You are studying frantically for your exam in a computer engineering course. It will be very difficult. But your roommate, who is also taking the course and has the exam tomorrow, seems unconcerned. When you ask why, he tells you that he has a copy of the exam. Apparently, a group of students in the class found out how to hack into the professor's computer and download the exam. (They installed a Trojan horse called Sub-Seven into the professor's computer which allows unauthorized access; then they searched through the professor's files, found the exam and downloaded it.) Your roommate has the exam in his hand and asks you if you would like to look at it. What should you do?
- A group of students in a computer ethics class created a survey that asked students if they would avail themselves of exams obtained through means such as that described in the scenario above. Sixty percent of the respondents said that they would. Compare this to the value commitments expressed in the ADEM SOV? Is there a gap between aspiration and behavior? What can be done to reduce this gap?
- Suppose you took the exam. Would this have any long term effects on your character? Would acting dishonestly this time make it easier to do so in the future?

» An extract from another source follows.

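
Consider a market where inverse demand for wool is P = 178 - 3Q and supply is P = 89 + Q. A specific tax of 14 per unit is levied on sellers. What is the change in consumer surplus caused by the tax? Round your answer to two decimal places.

Without the tax, 178 - 3Q = 89 + Q so Q* = 22.25 and P* = 111.25.
With the tax, sellers need 14 more per unit: 178 - 3Q = 89 + Q + 14, so Q_t = 18.75. Buyers pay P_b = 121.75; sellers receive P_s = P_b - 14 = 107.75.
CS falls from (1/2)(22.25)(66.75) = 742.5938 to (1/2)(18.75)(56.25) = 527.3438, a change of -215.25.

-215.25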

- Suppose you wish to uphold standards of academic integrity in this case and not take the exam. Should you turn your roommate in to the teacher? Would keeping this exam theft a secret undermine any of the UPRM ADEM values? If so, which ones?

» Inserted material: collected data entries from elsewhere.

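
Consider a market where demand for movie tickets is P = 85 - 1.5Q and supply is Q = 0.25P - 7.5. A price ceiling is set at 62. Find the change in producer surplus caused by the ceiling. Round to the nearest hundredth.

-72.00

Rewriting supply in inverse form: P = 30 + 4Q.
Without the control, 85 - 1.5Q = 30 + 4Q so Q* = 10 and P* = 70.
At the ceiling price 62, quantity supplied is (62 - 30)/4 = 8; supply is the short side, so Q = 8 trades at P = 62.
PS goes from (1/2)(10)(40) = 200 to 128 (computed as (62 - 30)(8) - (1/2)(4)(8)^2), a change of -72.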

You have now discussed some or all of the above cases in terms of the ADEM Statement of Values. What do you think are the strengths of this document? What are its weaknesses? Do you recommend any changes? What are these?
Sources for Cases
- Case 1 has been developed by William Frey, Chuck Huff, and Jose Cruz for their book, Good Computing: A Virtue Approach to Computer Ethics. This book is currently in draft stage and is under contract with Jones and Bartlett Publishing Company.

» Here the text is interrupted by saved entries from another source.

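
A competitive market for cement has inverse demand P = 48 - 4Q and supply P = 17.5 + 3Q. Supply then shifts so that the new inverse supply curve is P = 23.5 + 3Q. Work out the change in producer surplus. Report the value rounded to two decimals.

-10.10

Initial equilibrium: Q_0 = 4.3571, P_0 = 30.5714; CS_0 = (1/2)(4.3571)(17.4286) = 37.9694, PS_0 = (1/2)(4.3571)(13.0714) = 28.477.
New equilibrium: 48 - 4Q = 23.5 + 3Q gives Q_1 = 3.5, P_1 = 34; CS_1 = 24.5, PS_1 = 18.375.
Change in producer surplus = 18.375 - 28.477 = -10.102.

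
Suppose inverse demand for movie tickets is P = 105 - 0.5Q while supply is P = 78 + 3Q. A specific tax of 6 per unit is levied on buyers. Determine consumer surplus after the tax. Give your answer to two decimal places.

Pre-tax equilibrium: 105 - 0.5Q = 78 + 3Q gives Q* = 7.7143, P* = 101.1429.
With the tax, buyers' net willingness to pay falls by 6: (105 - 6) - 0.5Q = 78 + 3Q, so Q_t = 6. Buyers pay P_b = 102; sellers receive P_s = P_b - 6 = 96.
CS = (1/2)(Q_t)(105 - P_b) = (1/2)(6)(3) = 9.

9.00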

- Cases 2 and 3 were developed by UPRM faculty teams from the College of Engineering during workshops held for the ABET 2001 Steering Committee and the Department of Industrial Engineering. These workshops took place April 6, 2001 and May 14, 2001.
- Case 4 has been modified from "The Plagiarism Detector" written by Moshe Kam. It can be found at the beginning of the ethics chapter in Practical Engineering Design, edited by Maja Bystrom and Bruce Eisenstein. Moshe Kam. "The Plagiarism Detector", in Practical Engineering Design, edited by Maja Bystrom and Bruce Eisenstein. Boca Raton, FLA: CFC Press, 2005: 27-28.